A 4-month-old boy typically weighs around 15.2 pounds (6.9 kg), and a 4-month-old girl typically weighs around 14 pounds (6.4 kg), based on the World Health Organization growth standards used by pediatricians. But healthy weights at this age span a wide range. What matters most isn’t hitting an exact number. It’s whether your baby is growing steadily along their own curve.
Average Weight Ranges by Sex
The WHO growth charts show that most 4-month-old boys fall between about 13 and 18 pounds, while most girls fall between about 12 and 16.5 pounds. These ranges cover the 5th through 95th percentiles, meaning the vast majority of healthy babies land somewhere in this window. A baby at the 10th percentile is just as healthy as one at the 90th, as long as they’re following a consistent growth pattern over time.
Percentiles describe where your baby falls compared to other babies of the same age and sex. If your baby is at the 25th percentile, that means 25% of babies weigh the same or less. It doesn’t mean your baby is underweight. Pediatricians watch the trajectory, not just the number. A baby who has tracked along the 15th percentile since birth is growing exactly as expected.
The Birth Weight Doubling Rule
A useful benchmark: most healthy, full-term babies double their birth weight by 4 months. So if your baby weighed 7 pounds at birth, you’d expect them to be around 14 pounds now. This is a rough guideline, not a strict cutoff. Babies who were born smaller or larger will naturally land at different points on the scale.
Growth rate slows down around this age. In the first few months, babies gain about 1 ounce per day. By 4 months, that drops to roughly 20 grams (about two-thirds of an ounce) per day. By 6 months, many babies gain 10 grams or less daily. So if your baby’s weight gain seems to be tapering compared to those early weeks, that’s normal.
Breastfed vs. Formula-Fed Babies
Breastfed and formula-fed babies often look different on the scale by 4 months. Formula-fed infants typically gain weight faster after about 3 months of age, while breastfed babies tend to put on weight more slowly throughout the first year. This difference continues even after solid foods are introduced. Both patterns are healthy.
This matters because growth charts can sometimes make breastfed babies look like they’re “falling behind” when they’re actually growing normally. The WHO growth charts, which most pediatricians now use for children under 2, were developed using primarily breastfed infants, making them a better reference for all feeding methods. If your breastfed baby is slightly lighter than a formula-fed baby the same age, that’s expected and not a reason to supplement.
Signs Your Baby Is Getting Enough
Between weigh-ins at the pediatrician’s office, a few everyday indicators can tell you whether your baby is eating enough. After the first week of life, babies who are feeding well produce at least six wet diapers per day. They should seem satisfied after feedings rather than fussy or constantly rooting, and they should be alert and active during awake periods.
At 4 months, formula-fed babies generally take in somewhere around 24 to 32 ounces of formula per day, spread across four to six feedings.

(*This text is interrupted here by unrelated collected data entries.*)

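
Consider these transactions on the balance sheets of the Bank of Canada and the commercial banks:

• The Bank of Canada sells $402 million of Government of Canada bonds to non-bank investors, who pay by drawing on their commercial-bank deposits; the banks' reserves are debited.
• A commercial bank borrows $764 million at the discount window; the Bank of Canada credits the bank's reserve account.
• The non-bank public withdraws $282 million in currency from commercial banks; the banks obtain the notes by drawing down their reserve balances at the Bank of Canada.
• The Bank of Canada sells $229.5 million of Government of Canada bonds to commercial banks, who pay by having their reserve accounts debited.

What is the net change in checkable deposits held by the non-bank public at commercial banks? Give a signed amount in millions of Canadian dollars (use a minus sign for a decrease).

-$684 million

Bank of Canada balance sheet:
  Assets:      Securities −$631.5M, Loans to banks +$764M
  Liabilities: Bank reserves −$149.5M, Currency in circulation +$282M
Commercial banking system:
  Assets:      Reserves at CB −$149.5M, Securities +$229.5M
  Liabilities: Checkable deposits −$684M, Borrowings from CB +$764M
So the change in checkable deposits held by the non-bank public at commercial banks is -$684 million.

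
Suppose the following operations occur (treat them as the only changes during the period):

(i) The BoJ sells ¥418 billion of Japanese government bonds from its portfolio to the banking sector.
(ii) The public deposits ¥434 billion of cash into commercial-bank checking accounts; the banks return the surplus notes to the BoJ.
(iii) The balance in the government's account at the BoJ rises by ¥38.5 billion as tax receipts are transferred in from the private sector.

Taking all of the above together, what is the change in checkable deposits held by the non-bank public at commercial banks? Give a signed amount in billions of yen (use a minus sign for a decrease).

OMO sale (to banks) ¥418 billion: the counterparty is a bank, so public deposits are unchanged → 0.
Currency deposit ¥434 billion: non-bank counterparties' bank balances rise → +¥434B.
Government account inflow ¥38.5 billion: non-bank counterparties' bank balances fall → −¥38.5B.
Net: 0 + 434 − 38.5 = +¥395.5 billion.

+¥395.5 billion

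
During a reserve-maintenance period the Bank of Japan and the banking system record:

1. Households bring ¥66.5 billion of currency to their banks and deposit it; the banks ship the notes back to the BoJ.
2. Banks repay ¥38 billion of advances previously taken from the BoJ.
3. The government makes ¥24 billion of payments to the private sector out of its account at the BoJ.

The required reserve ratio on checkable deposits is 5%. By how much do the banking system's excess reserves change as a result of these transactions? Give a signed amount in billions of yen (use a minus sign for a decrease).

Currency deposit ¥66.5 billion: reserves +¥66.5B, deposits +¥66.5B.
Discount-window repayment ¥38 billion: reserves −¥38B, deposits 0.
Government spending ¥24 billion: reserves +¥24B, deposits +¥24B.
Totals: Δreserves = +¥52.5B, Δdeposits = +¥90.5B.
Δrequired reserves = 5% × +¥90.5B = +¥4.525B.
Δexcess reserves = Δreserves − Δrequired = +¥52.5B − (+¥4.525B) = +¥47.975 billion.

+¥47.975 billion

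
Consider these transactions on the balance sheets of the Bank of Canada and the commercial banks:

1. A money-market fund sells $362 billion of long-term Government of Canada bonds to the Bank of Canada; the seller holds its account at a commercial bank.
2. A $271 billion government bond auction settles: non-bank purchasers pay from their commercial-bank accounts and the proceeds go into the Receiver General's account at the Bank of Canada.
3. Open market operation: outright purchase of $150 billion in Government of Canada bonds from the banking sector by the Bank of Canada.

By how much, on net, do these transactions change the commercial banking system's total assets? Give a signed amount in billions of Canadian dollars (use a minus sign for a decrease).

Asset purchase (from non-banks) $362 billion: bank balance sheets expand → +$362B.
Government account inflow $271 billion: bank balance sheets shrink → −$271B.
OMO purchase (from banks) $150 billion: just an asset swap on bank balance sheets → 0.
Net: 362 − 271 + 0 = +$91 billion.

+$91 billion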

Breastfed babies are harder to measure by volume, which is why diaper output and steady weight gain are the best indicators. If your baby is hitting those markers, the exact ounce count is less important.

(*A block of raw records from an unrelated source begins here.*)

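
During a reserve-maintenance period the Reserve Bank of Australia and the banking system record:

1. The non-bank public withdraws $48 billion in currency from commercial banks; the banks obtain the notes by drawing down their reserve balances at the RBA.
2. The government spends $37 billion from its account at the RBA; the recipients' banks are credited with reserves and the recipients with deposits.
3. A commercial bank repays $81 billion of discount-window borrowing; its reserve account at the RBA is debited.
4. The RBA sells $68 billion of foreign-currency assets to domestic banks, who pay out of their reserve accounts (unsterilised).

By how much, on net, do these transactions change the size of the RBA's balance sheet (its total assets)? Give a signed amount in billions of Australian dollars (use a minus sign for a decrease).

-$149 billion

RBA balance sheet:
  Assets:      Loans to banks −$81B, Foreign assets −$68B
  Liabilities: Bank reserves −$160B, Currency in circulation +$48B, Government deposits −$37B
Change in total RBA assets = -$149 billion.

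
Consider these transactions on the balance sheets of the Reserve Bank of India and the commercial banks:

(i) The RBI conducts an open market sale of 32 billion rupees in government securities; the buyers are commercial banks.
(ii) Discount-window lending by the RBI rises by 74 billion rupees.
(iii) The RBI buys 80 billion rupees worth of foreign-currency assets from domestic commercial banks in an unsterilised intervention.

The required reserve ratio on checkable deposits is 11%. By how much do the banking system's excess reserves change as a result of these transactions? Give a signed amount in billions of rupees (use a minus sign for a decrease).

OMO sale (to banks) 32 billion rupees: reserves −32B, deposits 0.
Discount-window loan 74 billion rupees: reserves +74B, deposits 0.
FX purchase 80 billion rupees: reserves +80B, deposits 0.
Totals: Δreserves = +122B, Δdeposits = 0.
Δrequired reserves = 11% × 0 = 0.
Δexcess reserves = Δreserves − Δrequired = +122B − (0) = +122 billion.

+122 billion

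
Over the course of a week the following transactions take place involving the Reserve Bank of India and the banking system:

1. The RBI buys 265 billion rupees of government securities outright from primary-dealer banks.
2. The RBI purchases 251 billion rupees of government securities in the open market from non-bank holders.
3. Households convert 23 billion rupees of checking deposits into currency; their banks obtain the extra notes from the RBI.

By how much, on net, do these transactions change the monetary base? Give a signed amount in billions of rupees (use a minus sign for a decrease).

+516 billion

OMO purchase (from banks) 265 billion rupees: RBI balance sheet expands → +265B.
Asset purchase (from non-banks) 251 billion rupees: RBI balance sheet expands → +251B.
Currency withdrawal 23 billion rupees: just a shift between currency and reserves — both are base money → 0.
Net: 265 + 251 + 0 = +516 billion.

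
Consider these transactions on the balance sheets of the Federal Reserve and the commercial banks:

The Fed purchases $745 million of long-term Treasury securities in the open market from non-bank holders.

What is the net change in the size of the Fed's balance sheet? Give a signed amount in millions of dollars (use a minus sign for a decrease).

Asset purchase (from non-banks) $745 million: a Fed asset is acquired → +$745M.

+$745 million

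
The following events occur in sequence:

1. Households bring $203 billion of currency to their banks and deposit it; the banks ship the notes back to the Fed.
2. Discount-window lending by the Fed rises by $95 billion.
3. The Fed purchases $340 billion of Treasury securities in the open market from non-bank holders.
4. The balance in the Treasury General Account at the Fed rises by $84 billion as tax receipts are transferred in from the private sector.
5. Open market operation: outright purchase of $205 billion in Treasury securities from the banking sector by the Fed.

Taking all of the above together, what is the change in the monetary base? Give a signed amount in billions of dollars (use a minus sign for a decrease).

Fed balance sheet:
  Assets:      Securities +$545B, Loans to banks +$95B
  Liabilities: Bank reserves +$759B, Currency in circulation −$203B, Government deposits +$84B
Monetary base = currency + reserves: −$203B + (+$759B) = +$556 billion.

+$556 billion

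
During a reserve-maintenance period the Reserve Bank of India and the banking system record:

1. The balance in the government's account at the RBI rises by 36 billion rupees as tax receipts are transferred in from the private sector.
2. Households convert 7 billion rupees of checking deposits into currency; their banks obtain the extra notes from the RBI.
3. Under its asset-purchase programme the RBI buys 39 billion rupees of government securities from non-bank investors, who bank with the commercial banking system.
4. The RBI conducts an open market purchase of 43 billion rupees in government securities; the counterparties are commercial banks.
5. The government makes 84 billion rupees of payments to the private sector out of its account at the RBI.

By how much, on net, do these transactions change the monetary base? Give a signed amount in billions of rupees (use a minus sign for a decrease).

+130 billion

RBI balance sheet:
  Assets:      Securities +82B
  Liabilities: Bank reserves +123B, Currency in circulation +7B, Government deposits −48B
Commercial banking system:
  Assets:      Reserves at CB +123B, Securities −43B
  Liabilities: Checkable deposits +80B
Monetary base = currency + reserves: +7B + (+123B) = +130 billion.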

When Weight Changes Are Worth Noting
Pediatricians don’t worry about a single weight measurement. Growth monitoring works by plotting a series of measurements over time, which reveals whether a baby is following a consistent pattern. What draws attention is a significant shift: a baby who was tracking along the 50th percentile and drops to the 10th over one or two visits, or one who jumps sharply upward.

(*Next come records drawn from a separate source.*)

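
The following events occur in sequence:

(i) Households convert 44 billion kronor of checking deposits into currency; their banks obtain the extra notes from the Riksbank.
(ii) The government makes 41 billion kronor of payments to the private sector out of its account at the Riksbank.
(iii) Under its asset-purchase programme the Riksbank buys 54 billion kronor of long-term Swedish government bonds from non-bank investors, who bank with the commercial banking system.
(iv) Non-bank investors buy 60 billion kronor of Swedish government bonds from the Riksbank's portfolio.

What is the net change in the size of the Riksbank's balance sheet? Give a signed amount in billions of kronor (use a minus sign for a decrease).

-6 billion

Currency withdrawal 44 billion kronor: only the composition of liabilities changes → 0.
Government spending 41 billion kronor: only the composition of liabilities changes → 0.
Asset purchase (from non-banks) 54 billion kronor: a Riksbank asset is acquired → +54B.
Asset sale (to non-banks) 60 billion kronor: a Riksbank asset is shed → −60B.
Net: 0 + 0 + 54 − 60 = -6 billion.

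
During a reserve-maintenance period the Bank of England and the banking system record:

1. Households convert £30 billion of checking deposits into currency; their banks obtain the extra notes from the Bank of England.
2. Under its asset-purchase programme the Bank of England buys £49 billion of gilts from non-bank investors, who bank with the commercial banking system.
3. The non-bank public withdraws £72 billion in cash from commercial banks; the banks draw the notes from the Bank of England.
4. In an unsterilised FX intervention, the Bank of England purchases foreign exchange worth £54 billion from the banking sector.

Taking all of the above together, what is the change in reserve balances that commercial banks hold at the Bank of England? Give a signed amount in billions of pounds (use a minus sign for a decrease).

Currency withdrawal £30 billion: banks swap reserves for currency → −£30B.
Asset purchase (from non-banks) £49 billion: the Bank of England pays by crediting reserve accounts → +£49B.
Currency withdrawal £72 billion: banks swap reserves for currency → −£72B.
FX purchase £54 billion: the Bank of England pays by crediting reserve accounts → +£54B.
Net: −30 + 49 − 72 + 54 = +£1 billion.

+£1 billion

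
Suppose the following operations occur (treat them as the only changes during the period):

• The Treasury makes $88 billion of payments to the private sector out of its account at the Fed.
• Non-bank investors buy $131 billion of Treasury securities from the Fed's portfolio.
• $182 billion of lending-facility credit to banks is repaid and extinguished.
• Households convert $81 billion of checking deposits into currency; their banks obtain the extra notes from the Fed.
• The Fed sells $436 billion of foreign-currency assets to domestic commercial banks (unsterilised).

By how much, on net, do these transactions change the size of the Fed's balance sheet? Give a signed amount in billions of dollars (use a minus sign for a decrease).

Government spending $88 billion: only the composition of liabilities changes → 0.
Asset sale (to non-banks) $131 billion: a Fed asset is shed → −$131B.
Discount-window repayment $182 billion: a Fed asset is shed → −$182B.
Currency withdrawal $81 billion: only the composition of liabilities changes → 0.
FX sale $436 billion: a Fed asset is shed → −$436B.
Net: 0 − 131 − 182 + 0 − 436 = -$749 billion.

-$749 billion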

Crossing one or two percentile lines can happen during normal growth spurts or brief illnesses. It becomes more meaningful when the shift is large or sustained. Measurements that fall below the 2.3rd percentile or above the 97.7th percentile are the clinical thresholds for evaluating whether something else might be going on. Even then, doctors weigh the numbers alongside your baby’s overall health, feeding patterns, and family history before drawing conclusions.
Premature babies follow a different timeline entirely. Their growth is typically tracked using a “corrected age,” which adjusts for how early they were born. A baby born two months early and now 4 months old would be compared against growth charts for a 2-month-old. If your baby was premature, the standard ranges above won’t apply directly.
What Actually Affects Your Baby’s Weight
Genetics play a bigger role than most parents realize. Tall, lean parents tend to have babies who track in lower weight percentiles. Shorter, stockier parents often see babies higher on the chart. Neither is better or worse. Your baby’s birth weight, sex, and feeding method all contribute to where they land, and none of these factors are something to “fix.”
Illness can temporarily slow weight gain. A cold, an ear infection, or a stomach bug might cause your baby to eat less for a few days. Most babies bounce back quickly and return to their usual growth curve within a week or two. A single slow week is not the same as a sustained pattern of poor growth.